Hashemzehi Milad, Naghibzadeh Niloufar, Asgharzadeh Fereshteh, Mostafapour Asma, Hassanian Seyed Mahdi, Ferns Gordon A, Cho William C, Avan Amir, Khazaei Majid
Department of Medical Physiology, Faculty of Medicine, Mashhad University of Medical Sciences, Mashhad, Iran.
Student Research Committee, Faculty of Medicine, Mashhad University of Medical Sciences, Mashhad, Iran.
EXCLI J. 2020 Jun 29;19:927-935. doi: 10.17179/excli2020-2093. eCollection 2020.

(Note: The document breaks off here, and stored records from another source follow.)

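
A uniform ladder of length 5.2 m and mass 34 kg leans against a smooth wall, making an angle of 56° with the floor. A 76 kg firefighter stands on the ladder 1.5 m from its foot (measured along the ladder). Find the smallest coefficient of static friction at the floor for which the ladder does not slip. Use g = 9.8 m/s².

About the foot of the ladder:
Ladder weight 34×9.8 = 333.2 N acts at 2.6 m along the ladder; its horizontal arm is 2.6·cos56° = 1.454 m → τ = 484.5 N·m clockwise.
Firefighter: 76×9.8 = 744.8 N at 1.5 m → arm 0.8388 m → τ = 624.7 N·m clockwise.
Wall normal N acts horizontally at the top; its moment arm is the height L sinθ = 5.2·sin56° = 4.311 m, counterclockwise.
Στ = 0 ⇒ N × 4.311 = 1109 ⇒ N = 257.2 N.
ΣFx = 0 ⇒ f = N_wall = 257.2 N. ΣFy = 0 ⇒ N_floor = 1078 N.
μ_min = f / N_floor = 257.2 / 1078 = 0.239.

μ_min ≈ 0.239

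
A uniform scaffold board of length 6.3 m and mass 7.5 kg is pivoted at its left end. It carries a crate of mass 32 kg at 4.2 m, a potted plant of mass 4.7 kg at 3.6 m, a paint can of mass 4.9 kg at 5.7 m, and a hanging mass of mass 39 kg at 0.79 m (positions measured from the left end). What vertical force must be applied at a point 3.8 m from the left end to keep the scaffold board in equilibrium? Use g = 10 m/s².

F ≈ 615 N

Taking torques about the left end:
Beam weight: 7.5 × 10 = 75 N down at 3.15 m → arm 3.15 m, τ = 75 × 3.15 = 236.2 N·m clockwise.
Crate: 32 × 10 = 320 N down at 4.2 m → arm 4.2 m, τ = 320 × 4.2 = 1344 N·m clockwise.
Potted plant: 4.7 × 10 = 47 N down at 3.6 m → arm 3.6 m, τ = 47 × 3.6 = 169.2 N·m clockwise.
Paint can: 4.9 × 10 = 49 N down at 5.7 m → arm 5.7 m, τ = 49 × 5.7 = 279.3 N·m clockwise.
Hanging mass: 39 × 10 = 390 N down at 0.79 m → arm 0.79 m, τ = 390 × 0.79 = 308.1 N·m clockwise.
Net moment of the loads = 2337 N·m clockwise.
The upward force F acts at a point 3.8 m from the left end, arm 3.8 m, giving F × 3.8 counterclockwise.
For rotational equilibrium, F × 3.8 = 2337, so F = 2337 / 3.8 = 615 N.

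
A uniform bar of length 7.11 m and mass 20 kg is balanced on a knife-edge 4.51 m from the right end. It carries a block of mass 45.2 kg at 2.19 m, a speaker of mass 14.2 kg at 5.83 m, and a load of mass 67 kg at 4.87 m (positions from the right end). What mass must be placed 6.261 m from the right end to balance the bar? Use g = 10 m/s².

Taking torques about the knife-edge (at 4.51 m from the right end):
Beam weight: 20 × 10 = 200 N down at 3.555 m → arm 0.955 m, τ = 200 × 0.955 = 191 N·m clockwise.
Block: 45.2 × 10 = 452 N down at 2.19 m → arm 2.32 m, τ = 452 × 2.32 = 1049 N·m clockwise.
Speaker: 14.2 × 10 = 142 N down at 5.83 m → arm 1.32 m, τ = 142 × 1.32 = 187.4 N·m counterclockwise.
Load: 67 × 10 = 670 N down at 4.87 m → arm 0.36 m, τ = 670 × 0.36 = 241.2 N·m counterclockwise.
Net moment of known loads = 811.4 N·m clockwise.
An unknown mass m at 6.261 m has arm 1.751 m; its moment is m·g·1.751 counterclockwise.
Στ = 0 ⇒ m × 10 × 1.751 = 811.4 ⇒ m = 811.4 / (10 × 1.751) = 46.3 kg.

m ≈ 46.3 kg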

Colorectal cancer (CRC) is a common cancer with a high incidence rate. Components of the renin-angiotensin system (RAS) have been reported to be dysregulated in several malignancies including CRC. Here, we have explored the potential anti-metastatic effects of a RAS inhibitor, losartan, in an experimental model of lung metastasis in CRC. A murine model of lung metastasis of CRC was used, which involved the intravenous injection of CT26 cells via a tail vein. Four experimental groups comprised: an untreated group; a group that received 5-FU which was administered intraperitoneally; a losartan group that received a combination group that received 5-FU plus losartan . We evaluated the anti-inflammatory effects of losartan by histopathological method, and the measurement of oxidative or antioxidant markers including malondialdehyde (MDA) and total-thiols (T-SH) tissue levels, superoxide-dismutase (SOD) and catalase activity. We found that losartan inhibited lung metastasis of CRC and there was a reduction of the IL-6 expression level in the tissue sample. It was also associated with reduced levels of the anti-angiogenic factor Vascular endothelial growth factor (VEGF). Furthermore, we found that losartan induced oxidative stress as assessed by an elevation of MDA level, reduction of T-SH, SOD and catalase activities in lung tissue. Our findings demonstrated that losartan ameliorates angiogenesis, inflammation and the induction of oxidative stress via Angiotensin II type I receptor (AT1R). This may shine some lights on targeting the RAS pathway as a potential therapeutic approach in the treatment of metastatic CRC patients.
结直肠癌(CRC)是一种常见且发病率很高的癌症。据报道,肾素-血管紧张素系统(RAS)的成分在包括CRC在内的几种恶性肿瘤中存在失调。在此,我们在CRC肺转移的实验模型中探究了RAS抑制剂氯沙坦的潜在抗转移作用。使用了CRC肺转移的小鼠模型,该模型通过尾静脉注射CT26细胞。四个实验组包括:未治疗组;接受腹腔注射5-氟尿嘧啶(5-FU)的组;接受氯沙坦的组;接受5-FU加氯沙坦联合治疗的组。我们通过组织病理学方法以及测量氧化或抗氧化标志物(包括丙二醛(MDA)和总硫醇(T-SH)组织水平、超氧化物歧化酶(SOD)和过氧化氢酶活性)来评估氯沙坦的抗炎作用。我们发现氯沙坦抑制了CRC的肺转移,并且组织样本中白细胞介素-6(IL-6)的表达水平有所降低。它还与抗血管生成因子血管内皮生长因子(VEGF)水平的降低有关。此外,我们发现通过肺组织中MDA水平升高、T-SH降低、SOD和过氧化氢酶活性降低评估,氯沙坦诱导了氧化应激。我们的研究结果表明,氯沙坦通过血管紧张素II 1型受体(AT1R)改善血管生成、炎症和氧化应激的诱导。这可能为将RAS途径作为转移性CRC患者的潜在治疗方法提供一些启示。